国の「重要伝統的建造物群保存地区」にも指定されている、世界に誇る日本の風景の一つです。
今も営業している消化が多く、「生きている町並み」と評されているそうです。

佐原の町並み

伊能忠敬記念館とか、「町ぐるみ博物館」の取り組みとか、いろいろなスポットがあるんですよ。
本当は、端から端までめぐって、こういった家の中も実際に見てみたかったのですが…
香取神宮で時間がかかりすぎたせいで、残念ながら時間切れ。
ただ、街並みは一通り見させてもらって、観光案内所やいくつかのお店でやり取りもしたりしました。
街並みはとても風情があってよくて、人柄もめちゃくちゃいい人が多かったですね。
偶然、樋橋の水が出るところは居合わせることができ、カメラに収めることができました。

























旧三菱銀行







佐原は、もう一度リベンジで訪れたいと思います。

とりあえず……三社まとめ
東国三社巡りを無事に終え、こうして旅行記を書いています。
写真だけ見ると、あまり変化のない感じになってしまうかなと思いましたが、それぞれの社で、その地域に根差したものがあったり、地域性を感じることができたりして、とてもいい旅だったと思います。
どこもいいところでした。
各地で現地の人と話すことができたのも大きかったですね。

今回、コンセプトが初詣だったので、こういったたびになりましたが、次は佐原を一つ中心として訪れたいなと思います。

編集後記
最後に、秋葉原へ。
最後の目的、シャッツキステに寄るためです。

秋葉原の夜

前回訪れたのが5年前。
当時は心がすさんでいた時期で、その時に初めて訪れてこの空気感に心打たれるものがあって。
「人生に詰まった時も、ここに来れば心からの平穏が得られる。
自分がここにいてもいいんだと思える」
という、非常に思い入れのある場所だなと思っていました。

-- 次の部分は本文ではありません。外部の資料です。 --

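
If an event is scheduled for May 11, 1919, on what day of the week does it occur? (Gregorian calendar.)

January 1, 1919 is a Wednesday.
Jan 1, 1919 → Feb 1, 1919: 31 days (January has 31).
Feb 1, 1919 → Mar 1, 1919: 28 days (February has 28).
Mar 1, 1919 → Apr 1, 1919: 31 days (March has 31).
Apr 1, 1919 → May 1, 1919: 30 days (April has 30).
May 1, 1919 → May 11, 1919: 10 days.
Total: 130 days.
130 mod 7 = 4, so Wednesday + 4 = Sunday.

Sunday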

(⇒帝都へ宝箱を探しに行く旅

しかし、めぐり合わせの妙もあって、ずっと足が遠のいていました。

あれから5年。
今回、そこまで行き詰っているわけではないですけれども、ふと「あ、行こう」と思ったんですね。
変わってないかどうか、ちょっぴち不安も抱えながら。

シャッツキステは、変わっていませんでした。
店自体も、雰囲気も、お客さんの雰囲気も。
もちろん、お給仕さんは入れ替わっています。
ただ、シャッツキステの雰囲気は、まったく崩れていない。
どこまでも優しく、落ち着けるあの空間。
それがまた味わえて、うれしかったですね。

いつまでもこのままであるでしょうし、そうあってほしいです。


なお、今回の旅を取りまとめる上でも、シャッツキステ様にお世話になりました。
美味しい紅茶をありがとうございました。